Tuesday's string of sexual assaults across Columbia and the rape reported outside Laws residence hall have invoked both anger and fear from the student body, but this also provides a new time for discussion about rape and sexual violence.
The statistics speak for themselves. The MU Relationship and Sexual Violence Prevention Center, or the RSVP Center, reports that one in four women and one in 14 men are sexually assaulted during their time in college. Of the women assaulted, 91 percent knew the person who assaulted them and 62 percent were assaulted by a current or former partner.
Most disturbing, however, is that it's estimated that less than 5 percent of rapes are ever reported to the police.

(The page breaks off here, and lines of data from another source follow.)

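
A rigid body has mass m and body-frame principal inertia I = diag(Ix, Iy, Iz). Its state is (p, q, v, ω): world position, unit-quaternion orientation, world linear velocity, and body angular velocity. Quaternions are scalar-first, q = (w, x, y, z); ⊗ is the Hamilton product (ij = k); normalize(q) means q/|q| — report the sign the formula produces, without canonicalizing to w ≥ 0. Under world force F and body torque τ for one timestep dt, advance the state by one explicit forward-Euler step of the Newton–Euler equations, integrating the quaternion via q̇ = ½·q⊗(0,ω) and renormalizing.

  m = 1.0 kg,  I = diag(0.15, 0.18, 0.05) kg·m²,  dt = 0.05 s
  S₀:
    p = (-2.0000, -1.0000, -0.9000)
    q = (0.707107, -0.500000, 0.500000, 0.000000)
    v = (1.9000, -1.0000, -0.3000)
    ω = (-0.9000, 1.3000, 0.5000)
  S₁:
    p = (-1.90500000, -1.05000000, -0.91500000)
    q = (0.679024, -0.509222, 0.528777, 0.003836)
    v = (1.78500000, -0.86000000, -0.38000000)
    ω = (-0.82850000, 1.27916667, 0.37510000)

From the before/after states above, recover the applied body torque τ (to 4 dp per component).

τ = (0.1300, -0.1200, -0.1600)

ω₁ − ω₀ = (0.07150000, -0.02083333, -0.12490000)
gyro term ω₀×Iω₀ = (-0.0845, -0.0450, -0.0351)
I·α + gyro = (0.1300, -0.1200, -0.1600)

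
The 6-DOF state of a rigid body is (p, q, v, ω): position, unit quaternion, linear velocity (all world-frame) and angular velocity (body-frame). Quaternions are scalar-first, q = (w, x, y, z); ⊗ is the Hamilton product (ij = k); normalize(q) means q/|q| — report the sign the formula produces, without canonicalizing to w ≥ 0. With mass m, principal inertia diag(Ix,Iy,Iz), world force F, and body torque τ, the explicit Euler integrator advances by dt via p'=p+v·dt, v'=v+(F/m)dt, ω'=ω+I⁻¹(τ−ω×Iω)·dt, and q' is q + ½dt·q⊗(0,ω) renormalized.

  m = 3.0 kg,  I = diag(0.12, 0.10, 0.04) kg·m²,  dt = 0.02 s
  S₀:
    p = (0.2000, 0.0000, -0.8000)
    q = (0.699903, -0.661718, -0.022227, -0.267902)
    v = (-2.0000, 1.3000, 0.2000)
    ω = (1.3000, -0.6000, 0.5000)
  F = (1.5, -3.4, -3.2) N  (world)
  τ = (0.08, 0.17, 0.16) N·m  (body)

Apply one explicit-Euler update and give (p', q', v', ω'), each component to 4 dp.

(τ − ω×Iω)/I = (0.5167, 1.1800, 3.6100)
ω' = ω + α·dt = (1.3103, -0.5764, 0.5722)
2q̇ = q⊗(0,ω) = (0.9808482, 0.7380192, -0.4373554, 0.7758774)
q' = normalize(q + ½dt·q⊗(0,ω)) = (0.7096, -0.6543, -0.0266, -0.2601)
new position p' = (0.1600, 0.0260, -0.7960)
v + (F/m)dt = (-1.9900, 1.2773, 0.1787)

p' = (0.1600, 0.0260, -0.7960)
q' = (0.7096, -0.6543, -0.0266, -0.2601)
v' = (-1.9900, 1.2773, 0.1787)
ω' = (1.3103, -0.5764, 0.5722)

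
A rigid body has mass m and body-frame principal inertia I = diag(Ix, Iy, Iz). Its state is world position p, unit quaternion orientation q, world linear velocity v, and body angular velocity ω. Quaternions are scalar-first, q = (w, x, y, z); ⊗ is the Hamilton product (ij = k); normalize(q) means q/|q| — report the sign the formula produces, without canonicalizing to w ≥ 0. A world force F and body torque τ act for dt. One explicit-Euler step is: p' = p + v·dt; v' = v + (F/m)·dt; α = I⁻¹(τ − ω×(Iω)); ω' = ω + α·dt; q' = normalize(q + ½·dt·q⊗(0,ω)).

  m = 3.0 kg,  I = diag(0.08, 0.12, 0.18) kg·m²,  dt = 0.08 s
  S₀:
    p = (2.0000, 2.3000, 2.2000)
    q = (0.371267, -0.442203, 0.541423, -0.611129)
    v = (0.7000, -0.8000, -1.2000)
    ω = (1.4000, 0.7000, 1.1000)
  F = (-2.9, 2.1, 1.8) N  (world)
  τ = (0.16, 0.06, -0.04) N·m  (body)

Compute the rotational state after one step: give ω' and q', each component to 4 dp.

ω' = (1.5138, 0.8427, 1.0648)
q' = (0.4066, -0.3794, 0.5355, -0.6356)

angular accel α = (1.4225, 1.7833, -0.4400)
new body rate ω' = (1.5138, 0.8427, 1.0648)
2q̇ = q⊗(0,ω) = (0.9123300, 1.5431294, -0.1092704, -0.6591406)
q + ½dt·q⊗(0,ω), renormalized = (0.4066, -0.3794, 0.5355, -0.6356)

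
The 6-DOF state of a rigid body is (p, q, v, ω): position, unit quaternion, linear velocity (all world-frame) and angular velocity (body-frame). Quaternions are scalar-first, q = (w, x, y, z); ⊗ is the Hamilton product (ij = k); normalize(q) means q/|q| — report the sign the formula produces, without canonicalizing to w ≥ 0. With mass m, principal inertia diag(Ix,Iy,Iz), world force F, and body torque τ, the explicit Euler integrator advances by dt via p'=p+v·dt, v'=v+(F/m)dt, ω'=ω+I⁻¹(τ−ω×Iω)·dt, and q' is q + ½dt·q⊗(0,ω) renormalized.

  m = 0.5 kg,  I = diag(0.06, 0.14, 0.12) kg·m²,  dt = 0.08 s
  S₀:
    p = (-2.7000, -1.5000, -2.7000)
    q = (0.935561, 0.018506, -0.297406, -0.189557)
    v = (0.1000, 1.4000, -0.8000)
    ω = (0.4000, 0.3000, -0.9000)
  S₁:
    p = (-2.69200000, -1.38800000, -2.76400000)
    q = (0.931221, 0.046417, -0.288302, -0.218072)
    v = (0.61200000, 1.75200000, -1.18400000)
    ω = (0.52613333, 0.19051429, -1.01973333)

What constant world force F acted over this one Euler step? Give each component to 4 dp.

F = (3.2000, 2.2000, -2.4000)

v₁ − v₀ = (0.51200000, 0.35200000, -0.38400000)
m·(v₁−v₀)/dt = (3.2000, 2.2000, -2.4000)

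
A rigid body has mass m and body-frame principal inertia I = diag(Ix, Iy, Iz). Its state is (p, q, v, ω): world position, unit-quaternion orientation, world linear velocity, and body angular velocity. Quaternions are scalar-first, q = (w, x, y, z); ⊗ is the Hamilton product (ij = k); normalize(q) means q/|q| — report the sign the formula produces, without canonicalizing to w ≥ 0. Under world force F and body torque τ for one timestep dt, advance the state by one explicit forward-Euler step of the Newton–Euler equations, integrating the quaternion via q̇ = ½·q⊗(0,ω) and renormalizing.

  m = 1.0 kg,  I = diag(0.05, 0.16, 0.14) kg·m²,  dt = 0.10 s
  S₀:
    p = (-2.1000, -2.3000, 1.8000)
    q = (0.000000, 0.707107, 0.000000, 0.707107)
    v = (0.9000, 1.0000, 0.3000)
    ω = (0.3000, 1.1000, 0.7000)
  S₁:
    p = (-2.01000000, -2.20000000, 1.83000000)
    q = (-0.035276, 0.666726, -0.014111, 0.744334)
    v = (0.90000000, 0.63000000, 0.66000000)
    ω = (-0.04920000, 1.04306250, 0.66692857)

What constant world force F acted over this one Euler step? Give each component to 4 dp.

F = (0.0000, -3.7000, 3.6000)

v₁ − v₀ = (0.00000000, -0.37000000, 0.36000000)
applied force F = (0.0000, -3.7000, 3.6000)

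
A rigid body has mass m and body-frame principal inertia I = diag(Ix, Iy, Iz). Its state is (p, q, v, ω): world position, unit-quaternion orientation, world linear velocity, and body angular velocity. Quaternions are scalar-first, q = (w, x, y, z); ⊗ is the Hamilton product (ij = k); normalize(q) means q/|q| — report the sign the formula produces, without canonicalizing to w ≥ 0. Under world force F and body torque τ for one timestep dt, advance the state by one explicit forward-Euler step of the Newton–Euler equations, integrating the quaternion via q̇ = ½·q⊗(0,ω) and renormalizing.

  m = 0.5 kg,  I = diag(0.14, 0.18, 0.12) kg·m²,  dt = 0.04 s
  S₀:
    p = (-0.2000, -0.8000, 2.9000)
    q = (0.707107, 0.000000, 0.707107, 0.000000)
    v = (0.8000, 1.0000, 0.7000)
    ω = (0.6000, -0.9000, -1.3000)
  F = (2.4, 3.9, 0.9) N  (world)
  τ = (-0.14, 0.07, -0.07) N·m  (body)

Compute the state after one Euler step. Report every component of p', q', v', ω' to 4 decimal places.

linear accel F/m = (4.8000, 7.8000, 1.8000)
new position p' = (-0.1680, -0.7600, 2.9280)
v' = v + a·dt = (0.9920, 1.3120, 0.7720)
precession coupling ω×(Iω) = (-0.0702, -0.0156, -0.0216)
α = I⁻¹(τ − ω×Iω) = (-0.4986, 0.4756, -0.4033)
ω' = ω + α·dt = (0.5801, -0.8810, -1.3161)
Hamilton product q⊗(0,ω) = (0.6363963, -0.4949749, -0.6363963, -1.3435033)
updated quaternion q' = (0.7194, -0.0099, 0.6940, -0.0269)

p' = (-0.1680, -0.7600, 2.9280)
q' = (0.7194, -0.0099, 0.6940, -0.0269)
v' = (0.9920, 1.3120, 0.7720)
ω' = (0.5801, -0.8810, -1.3161)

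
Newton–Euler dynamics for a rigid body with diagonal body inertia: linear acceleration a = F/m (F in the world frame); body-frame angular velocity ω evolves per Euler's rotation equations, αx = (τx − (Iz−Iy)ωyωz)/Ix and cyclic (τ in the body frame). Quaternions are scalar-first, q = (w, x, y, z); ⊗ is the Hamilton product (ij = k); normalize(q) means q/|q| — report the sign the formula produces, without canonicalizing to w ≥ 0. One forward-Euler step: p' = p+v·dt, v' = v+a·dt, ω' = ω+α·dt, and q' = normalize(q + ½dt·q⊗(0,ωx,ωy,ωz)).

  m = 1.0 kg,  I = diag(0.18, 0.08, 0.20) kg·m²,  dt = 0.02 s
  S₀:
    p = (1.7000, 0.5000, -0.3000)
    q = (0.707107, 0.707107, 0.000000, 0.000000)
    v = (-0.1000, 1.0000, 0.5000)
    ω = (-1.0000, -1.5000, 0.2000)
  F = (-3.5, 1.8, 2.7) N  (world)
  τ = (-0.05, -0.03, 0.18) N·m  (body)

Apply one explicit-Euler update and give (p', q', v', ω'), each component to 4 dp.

precession coupling ω×(Iω) = (-0.0360, 0.0040, -0.1500)
(τ − ω×Iω)/I = (-0.0778, -0.4250, 1.6500)
new body rate ω' = (-1.0016, -1.5085, 0.2330)
2q̇ = q⊗(0,ω) = (0.7071070, -0.7071070, -1.2020819, -0.9192391)
updated quaternion q' = (0.7141, 0.6999, -0.0120, -0.0092)
p' = p + v·dt = (1.6980, 0.5200, -0.2900)
new velocity v' = (-0.1700, 1.0360, 0.5540)

p' = (1.6980, 0.5200, -0.2900)
q' = (0.7141, 0.6999, -0.0120, -0.0092)
v' = (-0.1700, 1.0360, 0.5540)
ω' = (-1.0016, -1.5085, 0.2330)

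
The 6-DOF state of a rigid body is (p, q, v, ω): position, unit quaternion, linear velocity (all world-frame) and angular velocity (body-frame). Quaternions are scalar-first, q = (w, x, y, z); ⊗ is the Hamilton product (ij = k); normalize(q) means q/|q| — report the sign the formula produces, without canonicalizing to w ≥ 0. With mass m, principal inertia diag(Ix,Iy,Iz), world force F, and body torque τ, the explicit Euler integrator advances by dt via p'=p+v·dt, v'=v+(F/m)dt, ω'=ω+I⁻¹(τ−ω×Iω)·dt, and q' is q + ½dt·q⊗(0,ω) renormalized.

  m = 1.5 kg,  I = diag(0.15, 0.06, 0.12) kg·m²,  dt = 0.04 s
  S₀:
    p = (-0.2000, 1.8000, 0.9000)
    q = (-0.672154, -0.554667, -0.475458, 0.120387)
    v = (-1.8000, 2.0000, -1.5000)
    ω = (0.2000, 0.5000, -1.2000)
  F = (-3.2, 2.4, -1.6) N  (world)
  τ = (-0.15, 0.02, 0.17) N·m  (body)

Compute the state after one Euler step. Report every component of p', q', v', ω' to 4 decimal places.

p' = (-0.2720, 1.8800, 0.8400)
q' = (-0.6621, -0.5470, -0.4948, 0.1328)
v' = (-1.8853, 2.0640, -1.5427)
ω' = (0.1696, 0.5181, -1.1403)

new position p' = (-0.2720, 1.8800, 0.8400)
v' = v + a·dt = (-1.8853, 2.0640, -1.5427)
angular accel α = (-0.7600, 0.4533, 1.4917)
ω' = ω + α·dt = (0.1696, 0.5181, -1.1403)
q⊗(0,ω) = (0.4931268, 0.3759253, -0.9776000, 0.6243429)
q + ½dt·q⊗(0,ω), renormalized = (-0.6621, -0.5470, -0.4948, 0.1328)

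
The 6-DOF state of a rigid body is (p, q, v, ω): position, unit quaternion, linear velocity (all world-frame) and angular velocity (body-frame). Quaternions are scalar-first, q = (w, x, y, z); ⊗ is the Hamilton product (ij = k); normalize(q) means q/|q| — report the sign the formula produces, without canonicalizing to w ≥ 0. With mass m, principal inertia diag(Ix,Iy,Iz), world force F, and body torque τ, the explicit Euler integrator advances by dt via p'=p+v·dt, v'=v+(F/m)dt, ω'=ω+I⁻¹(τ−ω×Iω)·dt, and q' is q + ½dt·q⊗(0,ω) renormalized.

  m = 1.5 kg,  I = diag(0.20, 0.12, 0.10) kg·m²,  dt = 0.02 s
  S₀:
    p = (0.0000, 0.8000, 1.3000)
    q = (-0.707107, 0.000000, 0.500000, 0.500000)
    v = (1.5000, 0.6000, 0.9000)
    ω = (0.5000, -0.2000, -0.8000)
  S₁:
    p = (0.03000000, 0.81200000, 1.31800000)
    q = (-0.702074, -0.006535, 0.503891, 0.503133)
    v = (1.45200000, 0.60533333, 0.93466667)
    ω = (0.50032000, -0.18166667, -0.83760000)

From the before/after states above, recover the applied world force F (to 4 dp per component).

F = (-3.6000, 0.4000, 2.6000)

v₁ − v₀ = (-0.04800000, 0.00533333, 0.03466667)
m·(v₁−v₀)/dt = (-3.6000, 0.4000, 2.6000)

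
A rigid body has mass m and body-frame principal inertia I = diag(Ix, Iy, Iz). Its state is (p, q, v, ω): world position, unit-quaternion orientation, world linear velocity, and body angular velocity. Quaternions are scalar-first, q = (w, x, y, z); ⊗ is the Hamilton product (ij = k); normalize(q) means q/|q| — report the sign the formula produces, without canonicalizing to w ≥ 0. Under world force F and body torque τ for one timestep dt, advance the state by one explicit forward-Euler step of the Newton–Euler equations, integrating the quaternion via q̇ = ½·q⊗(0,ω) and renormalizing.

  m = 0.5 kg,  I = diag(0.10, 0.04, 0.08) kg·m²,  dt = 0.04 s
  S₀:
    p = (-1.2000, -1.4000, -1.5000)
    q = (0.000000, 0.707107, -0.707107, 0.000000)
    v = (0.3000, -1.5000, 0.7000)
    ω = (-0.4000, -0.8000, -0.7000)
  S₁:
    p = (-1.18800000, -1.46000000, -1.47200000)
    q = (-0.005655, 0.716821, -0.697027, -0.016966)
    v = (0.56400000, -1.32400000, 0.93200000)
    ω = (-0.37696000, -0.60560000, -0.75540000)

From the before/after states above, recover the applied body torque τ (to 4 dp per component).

τ = (0.0800, 0.2000, -0.1300)

ω₁ − ω₀ = (0.02304000, 0.19440000, -0.05540000)
precession coupling = (0.0224, 0.0056, -0.0192)
applied torque τ = (0.0800, 0.2000, -0.1300)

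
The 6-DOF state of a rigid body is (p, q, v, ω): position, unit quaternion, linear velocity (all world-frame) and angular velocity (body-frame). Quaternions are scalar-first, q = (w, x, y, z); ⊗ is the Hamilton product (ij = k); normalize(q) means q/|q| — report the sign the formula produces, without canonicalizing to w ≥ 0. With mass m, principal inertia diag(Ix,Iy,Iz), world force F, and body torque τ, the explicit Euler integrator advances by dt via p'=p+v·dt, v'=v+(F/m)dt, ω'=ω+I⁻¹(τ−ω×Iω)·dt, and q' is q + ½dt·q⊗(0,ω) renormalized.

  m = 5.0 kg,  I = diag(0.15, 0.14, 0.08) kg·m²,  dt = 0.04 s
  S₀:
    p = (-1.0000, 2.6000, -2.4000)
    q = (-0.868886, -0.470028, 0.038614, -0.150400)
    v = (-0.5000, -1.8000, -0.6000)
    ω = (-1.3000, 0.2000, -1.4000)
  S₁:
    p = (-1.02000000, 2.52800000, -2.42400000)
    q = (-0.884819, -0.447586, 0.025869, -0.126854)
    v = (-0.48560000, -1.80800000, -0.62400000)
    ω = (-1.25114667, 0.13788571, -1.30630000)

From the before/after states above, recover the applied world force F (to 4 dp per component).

v₁ − v₀ = (0.01440000, -0.00800000, -0.02400000)
applied force F = (1.8000, -1.0000, -3.0000)

F = (1.8000, -1.0000, -3.0000)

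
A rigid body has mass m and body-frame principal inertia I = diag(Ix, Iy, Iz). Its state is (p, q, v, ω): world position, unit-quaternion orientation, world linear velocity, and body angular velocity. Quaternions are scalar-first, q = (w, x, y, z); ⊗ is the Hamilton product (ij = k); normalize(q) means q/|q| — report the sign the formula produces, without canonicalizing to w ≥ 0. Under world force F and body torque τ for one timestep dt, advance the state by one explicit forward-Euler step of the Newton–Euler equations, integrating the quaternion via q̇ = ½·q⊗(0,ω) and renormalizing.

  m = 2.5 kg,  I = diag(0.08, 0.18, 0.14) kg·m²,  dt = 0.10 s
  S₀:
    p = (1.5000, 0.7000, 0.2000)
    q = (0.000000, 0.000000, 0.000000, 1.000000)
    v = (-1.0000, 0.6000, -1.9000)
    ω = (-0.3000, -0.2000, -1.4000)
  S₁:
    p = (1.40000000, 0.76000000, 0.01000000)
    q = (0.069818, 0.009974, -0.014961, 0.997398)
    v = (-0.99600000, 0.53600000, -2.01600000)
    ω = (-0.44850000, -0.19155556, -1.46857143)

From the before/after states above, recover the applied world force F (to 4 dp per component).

F = (0.1000, -1.6000, -2.9000)

Δv = v₁−v₀ = (0.00400000, -0.06400000, -0.11600000)
F = m·Δv/dt = (0.1000, -1.6000, -2.9000)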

The recent crimes offer us, as a campus and community, the much-needed opportunity to re-evaluate our perception of rape and sexual violence. First of all, we need to shed the blame-the-victim mindset. By its very definition, nobody ever asks to be raped, just liked nobody asks to be robbed or murdered. Yes, people can take safety precautions, but putting blame on anyone but the assaulter is unacceptable.
An environment that blames the victim is part of the reason more than 95 percent of rapes go unreported. How can we, as a society, expect a victim to feel safe reporting a rape or assault if he or she is going to be blamed for it? It’s easy to say that reporting incidents to the police is easy, but nobody can ever put themselves in a victim’s shoes. We have no place to judge another victim’s response in these situations.
Furthermore, we need to abandon the view that rapes and other acts of sexual violence are isolated incidents and are confined only to women. Men also are vulnerable to sexual violence, as are people of different sexual orientations and ages. Rape has no confined demographic, and is not isolated to young women. Rape happens in friendships, relationships and marriages more than it does between strangers. Again, less than 5 percent are ever reported. If every assault were reported, sexual violence would hardly be considered “isolated.”
Thankfully, there are organizations at MU like RSVP, the Sexual Health Advocate Peer Program, or SHAPE, and Men Against Relationship and Sexual Violence, or MARS, that offer resources and help for the victims of sexual violence. The Green Dot campaign, which encourages individuals and organizations to be vigilant and proactive in preventing sexual violence in situations where it could arise, is another helpful effort to prevent assaults before they happen.
However, it seems almost sad that we have to have a campaign like Green Dot. Why should only a few people be responsible for preventing sexual violence? Shouldn’t we all be? Just like the response to the graffiti outside Hatch Hall reflected upon us as a campus and community, our response to acts of sexual violence does the same. It takes an event close to home, like the rape outside Laws Hall, to remind us of the basic values that we stand for not only as MU students, but also as members of a community.
Just as we have stood together against racism, it is time for us to stand together against sexual violence. As a community, we need to reach out to each other to create a safe environment for victims to come forward, feel safe and recover and also so justice can be served. Each of us may have a friend, relative or classmate who has been raped or sexually assaulted, and what kind of society are we to leave them behind? It is time for us to become involved, proactive and supportive, so one day sexual violence can be a thing of the past.